The dentate gyrus (DG) is a region of cerebral cortex in the medial temporal lobe that is frequently involved in epilepsy and other neurodevelopmental disorders. Interestingly, DG neurogenesis is extremely prolonged relative to other cortical areas, and depends on migrations of progenitor cells within the dentate migration stream (DMS) and other transient neurogenic niches. Previous studies from the PI's lab have shown that one type of cortical progenitor cells, known as intermediate progenitors (IPs) or transit-amplifying cells, specifically express Tbr2, a T-box transcription factor, during DG development as well as adult neurogenesis. New preliminary data show that Tbr2+ IPs plays major roles in transient neurogenic niches and dentate migration streams that are essential to morphogenesis of the dentate gyrus. For example, Tbr2+ IPs appear to pioneer the DMS and enhance the subsequent migration of neural stem cell (NSC)-like radial glial progenitors (RGPs).

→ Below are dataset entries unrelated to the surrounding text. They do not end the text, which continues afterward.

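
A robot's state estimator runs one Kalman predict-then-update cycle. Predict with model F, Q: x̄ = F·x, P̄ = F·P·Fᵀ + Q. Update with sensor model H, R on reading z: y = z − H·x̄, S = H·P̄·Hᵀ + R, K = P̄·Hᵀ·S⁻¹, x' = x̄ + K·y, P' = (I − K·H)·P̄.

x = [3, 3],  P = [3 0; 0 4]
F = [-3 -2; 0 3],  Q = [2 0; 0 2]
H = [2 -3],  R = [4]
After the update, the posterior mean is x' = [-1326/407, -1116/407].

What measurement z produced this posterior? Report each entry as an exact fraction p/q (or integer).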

Aims 1 and 2 of this project will analyze transient DG niches and cell migrations in mice, and determine the roles of RGPs and IPs in gyrogenesis (development of convoluted cortex).
Aim 3 extends these approaches to characterize DG malformations in mutant mice with defects of IP or radial glial progenitor (RGP) differentiation.
The dentate gyrus (DG) is an important brain region in many neurological disorders, such as epilepsy and intellectual disability, which may result from abnormal DG growth or various forms of injury. This project will analyze fundamental mechanisms of DG development, focusing on specialized processes of neural stem cell (NSC) abventricular migration and gyrogenesis (convolution). The roles of NSCs and intermediate progenitor cells in DG development will be investigated in mice with mutations that interfere with the differentiation of each progenitor cell type.